The moneyness of gold is not given by its liquidity or by it's current value content (standard of value price of gold) but by the perception it is the best medium for long term storage of value. Gold bugs may be unwavered by a fall in the gold price and not sell their gold in order to avoid loses because they are concerned more with having the maximum residual stored value and increased liquidity when/if the SHTF "will happen" and every other form of currency becomes worthless (hyperinflation of societal collapse).

The dollar as a major international currency is theoretically expected to fulfill all the four major needs: liquidity (low cost of exchangability), storage capacity, recognized standard of value, and safety expectation long term (and critical event conservation of liquidity and value).

The needs which ahve to be satisfied by the moneyness of the dollar are in fact represented by a vectorial dispersion of expectations and perceptions.

If the dollar takes a hit with respect to the current content of value (by excessive printing) it's moneyness perception may be changed but not destroyed, and those who are not satisfied by the new configuration of dollar moneyness can extend the perception of moneyness to something else.

Last summer the perception of long-term, slow-decay in the dollar's standard of value extended the perception of moneyness and created a huge demand for commodities based currencies (oil and commodities ETF's , shares of resource companies and equvalents) which had only indirect liquidity (could be easily exchanged on the market for dollars). That rush to commodities currencies was at least partly responsible for the commodities bubble.

The panic in the current environment has created a huge perception of risk and we have the flight back to the dollar. More demands for the current moneyness configuration of the dollar creates a strong dollar (at least stronger than the fundamentals would imply). The treasuries have become highly liquid benefiting for this new configuration of safe moneyness need satisfied by the dollars regardless the ridiculous low yields.

Printing dollars may not necessarily destroy money, but may simply shift moneyness to another dollar convertible medium of storage and exchange.

For example if there is a perception of economic revival pumped up by The Chosen One, this new form of currency benefiting from dollar printing, probably will be a currency form based on productive and corporate assets (stocks).
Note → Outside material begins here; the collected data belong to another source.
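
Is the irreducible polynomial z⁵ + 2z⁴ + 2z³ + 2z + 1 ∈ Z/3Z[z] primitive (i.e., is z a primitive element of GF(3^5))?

Yes

Write f(z) = z⁵ + 2z⁴ + 2z³ + 2z + 1.
|GF(3^5)^×| = 3^5 − 1 = 242. Prime factorization: 242 = 2·11^2.
f is primitive ⇔ z has order 242 in GF(3)[z]/(f), i.e. z^(242/q) ≠ 1 for each prime q | 242.
z^(121) mod f = 2.
z^(22) mod f = z⁴ + z.
None equal 1, so z has full order 242; f is primitive.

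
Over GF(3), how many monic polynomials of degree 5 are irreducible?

Gauss's count: N_{3}(5) = (1/5) Σ_{d|5} μ(5/d)·3^d.
Divisors of 5: 1, 5; μ(5/d) for each: -1, 1.
Σ = − 3^1 + 3^5 = 240.
N = 240/5 = 48.

48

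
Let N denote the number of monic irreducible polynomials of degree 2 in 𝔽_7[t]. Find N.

21

By the necklace-counting formula, N_7(2) = (1/2) Σ_{d|2} μ(2/d)·7^d.
Divisors of 2: 1, 2; μ(2/d) for each: -1, 1.
Σ = − 7^1 + 7^2 = 42.
N = 42/2 = 21.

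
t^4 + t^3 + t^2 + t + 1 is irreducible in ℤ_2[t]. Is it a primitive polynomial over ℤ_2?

Write f(t) = t^4 + t^3 + t^2 + t + 1.
|GF(2^4)^×| = 2^4 − 1 = 15. Prime factorization: 15 = 3·5.
f is primitive ⇔ t has order 15 in GF(2)[t]/(f), i.e. t^(15/q) ≠ 1 for each prime q | 15.
t^(5) mod f = 1
t^(3) mod f = t^3.
Since t^(5) = 1, the order of t divides 5 < 15; not primitive.

No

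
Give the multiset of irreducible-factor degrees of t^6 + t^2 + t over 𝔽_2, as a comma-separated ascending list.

Write g(t) = t^6 + t^2 + t.
Roots in 𝔽_2: g(0) = 0 → root; g(1) = 1.
Linear factors from roots: (t).
Complete factorization: g(t) = (t)·(t^2 + t + 1)·(t^3 + t^2 + 1).
Factor degrees with multiplicity: 1 + 2 + 3 = 6.

1, 2, 3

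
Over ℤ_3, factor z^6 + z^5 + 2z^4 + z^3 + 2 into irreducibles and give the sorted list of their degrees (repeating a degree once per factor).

1, 1, 2, 2

Write h(z) = z^6 + z^5 + 2z^4 + z^3 + 2.
Roots in ℤ_3: h(0) = 2; h(1) = 1; h(2) = 0 → root.
Linear factors from roots: (z + 1).
Complete factorization: h(z) = (z + 1)^2·(z^2 + 1)·(z^2 + 2z + 2).
Factor degrees with multiplicity: 1 + 1 + 2 + 2 = 6.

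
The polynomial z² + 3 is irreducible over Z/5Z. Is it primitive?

Write f(z) = z² + 3.
|GF(5^2)^×| = 5^2 − 1 = 24. Prime factorization: 24 = 2^3·3.
f is primitive ⇔ z has order 24 in GF(5)[z]/(f), i.e. z^(24/q) ≠ 1 for each prime q | 24.
z^(12) mod f = 4.
z^(8) mod f = 1
Since z^(8) = 1, the order of z divides 8 < 24; not primitive.

No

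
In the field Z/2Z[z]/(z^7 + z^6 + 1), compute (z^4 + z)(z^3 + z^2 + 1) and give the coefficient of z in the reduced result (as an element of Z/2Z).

1

Multiply in Z/2Z[z]: (z^4 + z)·(z^3 + z^2 + 1) = z^7 + z^6 + z^3 + z.
Reduce using z^7 ≡ z^6 + 1 (mod z^7 + z^6 + 1).
Reduced: z^3 + z + 1.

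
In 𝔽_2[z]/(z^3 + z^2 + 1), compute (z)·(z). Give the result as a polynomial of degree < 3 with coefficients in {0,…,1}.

z^2

Multiply in 𝔽_2[z]: (z)·(z) = z^2.
Reduced: z^2.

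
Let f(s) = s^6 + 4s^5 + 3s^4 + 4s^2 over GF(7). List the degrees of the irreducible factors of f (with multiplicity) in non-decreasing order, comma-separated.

Linear factors from roots: (s), (s + 2).
Complete factorization: f(s) = (s + 2)·(s)^2·(s^3 + 2s^2 + 6s + 2).
Factor degrees with multiplicity: 1 + 1 + 1 + 3 = 6.

1, 1, 1, 3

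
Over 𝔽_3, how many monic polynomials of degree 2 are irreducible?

By the necklace-counting formula, N_3(2) = (1/2) Σ_{d|2} μ(2/d)·3^d.
Divisors of 2: 1, 2; μ(2/d) for each: -1, 1.
Σ = − 3^1 + 3^2 = 6.
N = 6/2 = 3.

3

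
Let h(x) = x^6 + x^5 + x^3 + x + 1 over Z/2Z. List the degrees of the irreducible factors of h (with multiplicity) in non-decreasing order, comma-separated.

2, 2, 2

Roots in Z/2Z: h(0) = 1; h(1) = 1.
Complete factorization: h(x) = (x^2 + x + 1)^3.
Factor degrees with multiplicity: 2 + 2 + 2 = 6.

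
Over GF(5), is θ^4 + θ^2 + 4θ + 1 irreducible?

Yes

Write f(θ) = θ^4 + θ^2 + 4θ + 1.
Check for roots in GF(5): f(0) = 1; f(1) = 2; f(2) = 4; f(3) = 3; f(4) = 4.
No roots, so no linear factors.
Degree-2 irreducible divisors: test the 10 monic irreducibles of degree 2 over GF(5).
None of them divide f (all give nonzero remainder).
No irreducible factor of degree ≤ 2 exists, so f is irreducible over GF(5).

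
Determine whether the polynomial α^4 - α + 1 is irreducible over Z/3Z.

No

Write f(α) = α^4 - α + 1.
Check for roots in Z/3Z: f(0) = 1; f(1) = 1; f(2) = 0 → root.
f(2) = 0, so (α − 2) divides f(α); f is reducible.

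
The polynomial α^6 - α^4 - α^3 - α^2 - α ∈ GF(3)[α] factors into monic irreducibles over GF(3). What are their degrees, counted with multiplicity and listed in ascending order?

1, 1, 4

Write g(α) = α^6 - α^4 - α^3 - α^2 - α.
Roots in GF(3): g(0) = 0 → root; g(1) = 0 → root; g(2) = 1.
Linear factors from roots: (α), (α - 1).
Complete factorization: g(α) = (α)·(α - 1)·(α^4 + α^3 - α + 1).
Factor degrees with multiplicity: 1 + 1 + 4 = 6.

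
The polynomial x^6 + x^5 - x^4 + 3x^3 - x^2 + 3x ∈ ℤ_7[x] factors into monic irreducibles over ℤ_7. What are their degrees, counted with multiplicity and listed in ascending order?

Write h(x) = x^6 + x^5 - x^4 + 3x^3 - x^2 + 3x.
Linear factors from roots: (x).
Complete factorization: h(x) = (x)·(x^2 + 3x - 1)·(x^3 - 2x^2 - x - 3).
Factor degrees with multiplicity: 1 + 2 + 3 = 6.

1, 2, 3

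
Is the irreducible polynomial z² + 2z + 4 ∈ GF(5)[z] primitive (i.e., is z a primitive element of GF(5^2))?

Write f(z) = z² + 2z + 4.
|GF(5^2)^×| = 5^2 − 1 = 24. Prime factorization: 24 = 2^3·3.
f is primitive ⇔ z has order 24 in GF(5)[z]/(f), i.e. z^(24/q) ≠ 1 for each prime q | 24.
z^(12) mod f = 1
z^(8) mod f = 2z + 4.
Since z^(12) = 1, the order of z divides 12 < 24; not primitive.

No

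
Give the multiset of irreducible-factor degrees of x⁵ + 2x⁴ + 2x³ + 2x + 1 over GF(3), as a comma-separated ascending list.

Write h(x) = x⁵ + 2x⁴ + 2x³ + 2x + 1.
Roots in GF(3): h(0) = 1; h(1) = 2; h(2) = 1.
Complete factorization: h(x) = (x⁵ + 2x⁴ + 2x³ + 2x + 1).
Factor degrees with multiplicity: 5 = 5.

5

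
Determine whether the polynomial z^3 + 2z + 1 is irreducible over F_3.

Yes

Write P(z) = z^3 + 2z + 1.
Check for roots in F_3: P(0) = 1; P(1) = 1; P(2) = 1.
No roots. A degree-3 polynomial over a field with no linear factor is irreducible.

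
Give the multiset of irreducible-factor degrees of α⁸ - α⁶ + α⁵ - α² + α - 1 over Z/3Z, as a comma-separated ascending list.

1, 1, 2, 2, 2

Write f(α) = α⁸ - α⁶ + α⁵ - α² + α - 1.
Roots in Z/3Z: f(0) = 2; f(1) = 0 → root; f(2) = 2.
Linear factors from roots: (α - 1).
Complete factorization: f(α) = (α - 1)^2·(α² + α - 1)·(α² - α - 1)^2.
Factor degrees with multiplicity: 1 + 1 + 2 + 2 + 2 = 8.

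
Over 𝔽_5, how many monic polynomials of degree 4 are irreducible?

The number of monic irreducibles of degree 4 over GF(5) is (1/4)·Σ_{d∣4} μ(4/d) 5^d.
Divisors of 4: 1, 2, 4; μ(4/d) for each: 0, -1, 1.
Σ = − 5^2 + 5^4 = 600.
N = 600/4 = 150.

150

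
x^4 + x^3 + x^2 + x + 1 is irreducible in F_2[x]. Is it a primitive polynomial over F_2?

Write f(x) = x^4 + x^3 + x^2 + x + 1.
|GF(2^4)^×| = 2^4 − 1 = 15. Prime factorization: 15 = 3·5.
f is primitive ⇔ x has order 15 in GF(2)[x]/(f), i.e. x^(15/q) ≠ 1 for each prime q | 15.
x^(5) mod f = 1
x^(3) mod f = x^3.
Since x^(5) = 1, the order of x divides 5 < 15; not primitive.

No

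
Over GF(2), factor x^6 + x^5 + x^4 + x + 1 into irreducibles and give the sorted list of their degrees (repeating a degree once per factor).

6

Write g(x) = x^6 + x^5 + x^4 + x + 1.
Roots in GF(2): g(0) = 1; g(1) = 1.
Complete factorization: g(x) = (x^6 + x^5 + x^4 + x + 1).
Factor degrees with multiplicity: 6 = 6.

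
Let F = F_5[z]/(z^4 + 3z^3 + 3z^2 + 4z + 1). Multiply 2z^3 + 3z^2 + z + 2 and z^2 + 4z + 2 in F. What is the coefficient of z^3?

Multiply in F_5[z]: (2z^3 + 3z^2 + z + 2)·(z^2 + 4z + 2) = 2z^5 + z^4 + 2z^3 + 2z^2 + 4.
Reduce using z^4 ≡ 2z^3 + 2z^2 + z + 4 (mod z^4 + 3z^3 + 3z^2 + 4z + 1).
Reduced: z^3 + 4z^2 + 3z + 4.

1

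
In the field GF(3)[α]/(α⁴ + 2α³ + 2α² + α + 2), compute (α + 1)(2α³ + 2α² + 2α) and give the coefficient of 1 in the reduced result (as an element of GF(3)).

2

Multiply in GF(3)[α]: (α + 1)·(2α³ + 2α² + 2α) = 2α⁴ + α³ + α² + 2α.
Reduce using α⁴ ≡ α³ + α² + 2α + 1 (mod α⁴ + 2α³ + 2α² + α + 2).
Reduced: 2.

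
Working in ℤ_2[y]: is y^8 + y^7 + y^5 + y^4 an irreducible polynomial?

Write P(y) = y^8 + y^7 + y^5 + y^4.
Check for roots in ℤ_2: P(0) = 0 → root; P(1) = 0 → root.
P(0) = 0, so (y) divides P(y); P is reducible.

No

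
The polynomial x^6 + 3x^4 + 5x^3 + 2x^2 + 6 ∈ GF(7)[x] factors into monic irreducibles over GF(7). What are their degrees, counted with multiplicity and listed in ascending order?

Write h(x) = x^6 + 3x^4 + 5x^3 + 2x^2 + 6.
Linear factors from roots: (x + 3), (x + 1).
Complete factorization: h(x) = (x + 1)^2·(x + 3)^2·(x^2 + 6x + 3).
Factor degrees with multiplicity: 1 + 1 + 1 + 1 + 2 = 6.

1, 1, 1, 1, 2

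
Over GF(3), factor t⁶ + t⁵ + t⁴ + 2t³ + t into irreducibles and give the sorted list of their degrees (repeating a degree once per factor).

Write h(t) = t⁶ + t⁵ + t⁴ + 2t³ + t.
Roots in GF(3): h(0) = 0 → root; h(1) = 0 → root; h(2) = 1.
Linear factors from roots: (t), (t + 2).
Complete factorization: h(t) = (t)·(t + 2)·(t² + 1)·(t² + 2t + 2).
Factor degrees with multiplicity: 1 + 1 + 2 + 2 = 6.

1, 1, 2, 2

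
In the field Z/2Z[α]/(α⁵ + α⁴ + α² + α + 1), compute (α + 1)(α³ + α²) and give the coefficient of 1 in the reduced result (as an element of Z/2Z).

0

Multiply in Z/2Z[α]: (α + 1)·(α³ + α²) = α⁴ + α².
Reduced: α⁴ + α².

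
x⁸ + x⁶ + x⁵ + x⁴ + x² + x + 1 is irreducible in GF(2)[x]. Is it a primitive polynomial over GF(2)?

No

Write f(x) = x⁸ + x⁶ + x⁵ + x⁴ + x² + x + 1.
|GF(2^8)^×| = 2^8 − 1 = 255. Prime factorization: 255 = 3·5·17.
f is primitive ⇔ x has order 255 in GF(2)[x]/(f), i.e. x^(255/q) ≠ 1 for each prime q | 255.
x^(85) mod f = 1
x^(51) mod f = x⁶ + x⁴ + x³ + x² + x.
x^(15) mod f = x⁷ + x⁶ + x⁵ + x⁴ + x³ + x² + x.
Since x^(85) = 1, the order of x divides 85 < 255; not primitive.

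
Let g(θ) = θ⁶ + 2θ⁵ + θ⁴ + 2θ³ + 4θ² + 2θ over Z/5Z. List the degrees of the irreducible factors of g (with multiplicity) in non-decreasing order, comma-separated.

1, 1, 1, 1, 2

Roots in Z/5Z: g(0) = 0 → root; g(1) = 2; g(2) = 0 → root; g(3) = 2; g(4) = 0 → root.
Linear factors from roots: (θ), (θ + 3), (θ + 1).
Complete factorization: g(θ) = (θ)·(θ + 3)·(θ + 1)^2·(θ² + 2θ + 4).
Factor degrees with multiplicity: 1 + 1 + 1 + 1 + 2 = 6.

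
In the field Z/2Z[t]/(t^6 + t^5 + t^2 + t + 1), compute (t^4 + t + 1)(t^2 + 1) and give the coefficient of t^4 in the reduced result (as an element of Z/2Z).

Multiply in Z/2Z[t]: (t^4 + t + 1)·(t^2 + 1) = t^6 + t^4 + t^3 + t^2 + t + 1.
Reduce using t^6 ≡ t^5 + t^2 + t + 1 (mod t^6 + t^5 + t^2 + t + 1).
Reduced: t^5 + t^4 + t^3.

1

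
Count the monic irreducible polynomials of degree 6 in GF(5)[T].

x^(5^6) − x is the product of all monic irreducibles of degree dividing 6; Möbius inversion gives N = (1/6) Σ μ(6/d)·5^d.
Divisors of 6: 1, 2, 3, 6; μ(6/d) for each: 1, -1, -1, 1.
Σ = 5^1 − 5^2 − 5^3 + 5^6 = 15480.
N = 15480/6 = 2580.

2580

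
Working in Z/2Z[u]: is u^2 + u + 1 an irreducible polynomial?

Yes

Write g(u) = u^2 + u + 1.
Check for roots in Z/2Z: g(0) = 1; g(1) = 1.
No roots. A degree-2 polynomial over a field with no linear factor is irreducible.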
I believe that a correct conclusion would be: "Printing dollars may destroy money".

Unknown said...

"But, destroying money increases its value as well.

You can't just look at one side of the coin or you'll have a distorted view of the bigger picture."


The idea of "money" here is that of trust; the faith in the system that you can trade dollars for something at a later date. So to destroy "money" is to destroy "trust", and once destroyed you also destroy the value because people will not want them. It's the demand side of supply and demand. Shrink the demand without changing the supply and value goes down.

As banks write down bad loans, as people's 401k's implode, as houses lose value currency is being destroyed leaving fewer and fewer dollars; so you are correct in that sense. It's the supply side in supply and demand. Shrink the supply without changing the demand and value goes up.

barnaby33 said...

Actually I disagree. Printing dollars does not destroy money. It does something worse. It dilutes money. As you say, money cannot be destroyed it is a concept, a belief. However in our world those "logistics" are extremely important. When money is printed, those who stand closest to the govt (ie banks and the military industrial complex) benefit disproportionately at everyone else expense. Nothing has been destroyed. If it were we would abdicate this money system immediately. Its just that the govt figures it can dilute, just enough, so thatyou won't do that, but it won't have to admit the problem its covering up.

Ultimately if this goes on long enough, then money is destroyed through systemic abdication.